Se quedaron ambos callados, observando al caballero de armadura guerrera y ropajes negros. Tenía las manos fuertes y amenazadoras y la mirada terrible, pero ninguna de las otras figuras parecía consciente de su presencia. Un verdadero fantasma.
—No me lo creo —dijo el abad—. No puede aludir a algo tan nimio. Ocupa un sitio demasiado importante en la composición. Todas las líneas dirigen nuestra mirada hacia a él, y parece como si estuviera sobre el pedestal que sostiene la cariátide.
Richelieu cruzó las manos a la espalda y taconeó suavemente con el pie derecho:
—La cariátide no es ningún misterio. ¿La diosa Fortuna? Para desear buena suerte a la recién llegada.
—No. Es Némesis, fijaos en el velo y en la actitud implacable. Además tiene un timón en la mano. Némesis, la venganza divina, es el sostén del caballero de Malta. ¿Qué puede significar?
El cardenal rió ante la intensidad de la imaginación de poeta del abad, pero lo cierto era que cuanto más miraba al caballero, más vívida era la sensación de que su rostro amarillento iba a volverse hacia él. Le recorrió un escalofrío supersticioso y se lo sacudió con un movimiento de los brazos. Boisrobert había acabado por contagiarle. Le cogió del hombro, provocándole un respingo:
—Vámonos de una vez. Rubens no nos va a resolver el enigma que nos interesa.
Su voz había sonado firme, pero en su pecho crecía una inquietud inconfesable: la malévola faz del caballero de Malta se burlaba de él. Conocía la verdad. Sabía que, a pesar de sus protestas de lealtad absoluta a la reina madre, había decidido alejarse de ella. A pesar de todos sus juramentos de fidelidad.
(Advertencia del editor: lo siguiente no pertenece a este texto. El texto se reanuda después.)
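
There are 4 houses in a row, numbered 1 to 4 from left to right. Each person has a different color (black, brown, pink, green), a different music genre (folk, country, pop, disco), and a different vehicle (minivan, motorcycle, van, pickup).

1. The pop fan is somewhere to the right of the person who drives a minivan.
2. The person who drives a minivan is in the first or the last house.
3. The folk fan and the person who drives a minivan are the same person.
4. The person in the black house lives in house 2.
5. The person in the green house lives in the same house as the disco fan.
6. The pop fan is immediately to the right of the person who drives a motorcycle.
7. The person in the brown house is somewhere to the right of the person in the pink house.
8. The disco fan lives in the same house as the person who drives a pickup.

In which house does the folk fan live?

The person who drives a minivan is in house 1 (clue 2).
Clue 3 places the folk fan in house 1.
By clue 4, the person in the black house is in house 2.
House 1 color: only pink fits.
The only music genre still possible for house 2 is country.
The person in the brown house is narrowed to house 3 or 4; consider each.
Placing it in house 4 leads to a contradiction, so it's in house 3.
That leaves green as the color for house 4.
By clue 5, the disco fan is in house 4.
By clue 8, the person who drives a pickup is in house 4.
That leaves pop as the music genre for house 3.
From clue 6, the person who drives a motorcycle must be in house 2.
That leaves van as the vehicle for house 3.
So: house 1 = pink/folk/minivan, house 2 = black/country/motorcycle, house 3 = brown/pop/van, house 4 = green/disco/pickup.

1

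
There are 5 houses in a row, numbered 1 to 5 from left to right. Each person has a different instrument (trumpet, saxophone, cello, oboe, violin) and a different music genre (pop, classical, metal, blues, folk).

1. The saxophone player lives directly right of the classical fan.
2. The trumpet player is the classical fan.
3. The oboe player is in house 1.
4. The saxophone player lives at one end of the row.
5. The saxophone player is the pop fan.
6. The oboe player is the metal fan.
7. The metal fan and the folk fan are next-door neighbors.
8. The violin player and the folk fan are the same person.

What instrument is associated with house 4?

trumpet

The oboe player is in house 1 (clue 3).
Clue 4: the saxophone player is in house 5.
Clue 5 places the pop fan in house 5.
The metal fan is in house 1 (clue 6).
Clue 7: the folk fan is in house 2.
From clue 8, the violin player must be in house 2.
The classical fan is in house 4 (clue 1).
Clue 2: the trumpet player is in house 4.
House 3's instrument must be cello (nothing else left).
So house 3 gets blues for music genre.
So: house 1 = oboe/metal, house 2 = violin/folk, house 3 = cello/blues, house 4 = trumpet/classical, house 5 = saxophone/pop.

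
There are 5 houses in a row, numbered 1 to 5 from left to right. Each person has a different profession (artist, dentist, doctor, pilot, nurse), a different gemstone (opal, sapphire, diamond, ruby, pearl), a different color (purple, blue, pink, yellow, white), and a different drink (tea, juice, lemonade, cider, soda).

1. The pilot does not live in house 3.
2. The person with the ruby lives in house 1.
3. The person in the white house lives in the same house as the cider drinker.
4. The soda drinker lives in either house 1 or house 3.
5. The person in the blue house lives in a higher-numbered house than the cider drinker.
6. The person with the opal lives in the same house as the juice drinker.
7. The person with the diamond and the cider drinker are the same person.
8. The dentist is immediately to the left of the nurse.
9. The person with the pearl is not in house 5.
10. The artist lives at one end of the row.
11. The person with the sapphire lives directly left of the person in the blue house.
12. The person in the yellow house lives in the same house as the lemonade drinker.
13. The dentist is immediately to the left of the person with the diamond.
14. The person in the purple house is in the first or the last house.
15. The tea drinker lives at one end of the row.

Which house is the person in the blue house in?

Clue 2: the person with the ruby is in house 1.
The only gemstone still possible for house 5 is opal.
From clue 6, the juice drinker must be in house 5.
The only drink still possible for house 1 is tea.
The only drink still possible for house 3 is soda.
The artist is narrowed to house 1 or 5; consider each.
Placing it in house 1 leads to a contradiction, so it's in house 5.
The dentist is narrowed to house 1 or 3; consider each.
Placing it in house 3 leads to a contradiction, so it's in house 1.
The nurse is in house 2 (clue 8).
The person with the diamond is in house 2 (clue 13).
The only profession still possible for house 3 is doctor.
The only profession still possible for house 4 is pilot.
The cider drinker is in house 2 (clue 7).
The only color still possible for house 3 is pink.
House 4's drink must be lemonade (nothing else left).
The person in the white house is in house 2 (clue 3).
Clue 12: the person in the yellow house is in house 4.
That leaves purple as the color for house 1.
House 5's color must be blue (nothing else left).
From clue 11, the person with the sapphire must be in house 4.
House 3's gemstone must be pearl (nothing else left).
So: house 1 = dentist/ruby/purple/tea, house 2 = nurse/diamond/white/cider, house 3 = doctor/pearl/pink/soda, house 4 = pilot/sapphire/yellow/lemonade, house 5 = artist/opal/blue/juice.

5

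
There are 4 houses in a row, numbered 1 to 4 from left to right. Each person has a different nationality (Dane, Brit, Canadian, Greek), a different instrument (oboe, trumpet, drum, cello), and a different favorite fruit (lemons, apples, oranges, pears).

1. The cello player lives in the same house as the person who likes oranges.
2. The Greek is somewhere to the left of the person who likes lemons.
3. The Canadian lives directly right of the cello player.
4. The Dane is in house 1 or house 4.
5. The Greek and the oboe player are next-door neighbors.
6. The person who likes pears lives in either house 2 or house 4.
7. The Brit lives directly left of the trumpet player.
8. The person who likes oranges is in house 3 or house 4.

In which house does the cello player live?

That leaves apples as the favorite fruit for house 1.
From clue 1, the cello player must be in house 3.
Clue 1 places the person who likes oranges in house 3.
From clue 3, the Canadian must be in house 4.
The only nationality still possible for house 1 is Dane.
So house 2 gets Greek for nationality.
That leaves Brit as the nationality for house 3.
Clue 2: the person who likes lemons is in house 4.
Clue 5 places the oboe player in house 1.
Clue 7 places the trumpet player in house 4.
House 2 instrument: only drum fits.
That leaves pears as the favorite fruit for house 2.
So: house 1 = Dane/oboe/apples, house 2 = Greek/drum/pears, house 3 = Brit/cello/oranges, house 4 = Canadian/trumpet/lemons.

3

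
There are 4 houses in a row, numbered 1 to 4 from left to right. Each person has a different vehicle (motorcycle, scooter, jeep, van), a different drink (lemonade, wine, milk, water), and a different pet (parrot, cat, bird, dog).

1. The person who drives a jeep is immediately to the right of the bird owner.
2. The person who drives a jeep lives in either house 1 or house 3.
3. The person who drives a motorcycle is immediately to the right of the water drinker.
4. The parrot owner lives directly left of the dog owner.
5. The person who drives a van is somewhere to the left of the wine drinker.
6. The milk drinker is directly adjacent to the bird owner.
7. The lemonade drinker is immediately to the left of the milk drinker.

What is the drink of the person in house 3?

The person who drives a jeep is in house 3 (clue 2).
By clue 1, the bird owner is in house 2.
By clue 6, the milk drinker is in house 3.
Clue 7 places the lemonade drinker in house 2.
That leaves water as the drink for house 1.
The only drink still possible for house 4 is wine.
Clue 3 places the person who drives a motorcycle in house 2.
From clue 4, the parrot owner must be in house 3.
Clue 4 places the dog owner in house 4.
House 1's vehicle must be van (nothing else left).
House 4's vehicle must be scooter (nothing else left).
House 1's pet must be cat (nothing else left).
So: house 1 = van/water/cat, house 2 = motorcycle/lemonade/bird, house 3 = jeep/milk/parrot, house 4 = scooter/wine/dog.

milk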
A pesar de que se lo debía todo.
Aquellos cuadros no eran sino la prueba visible de la temeridad de la florentina y del rencor que todavía acumulaba contra su hijo. Tarde o temprano, el conflicto entre ambos volvería a estallar. Y no quería que le sorprendiese en el barco equivocado. No podía correr el riesgo de que ella le arrastrara en su naufragio. El lugar que le correspondía estaba a la derecha del rey. Tenía que saltar la borda a tiempo.
Aunque una decisión así le convirtiera en un ingrato y un traidor a los ojos del mundo.
Por eso la guardaba oculta en el fondo de su corazón; y ahora tenía la incómoda sensación de que alguien más lo sabía.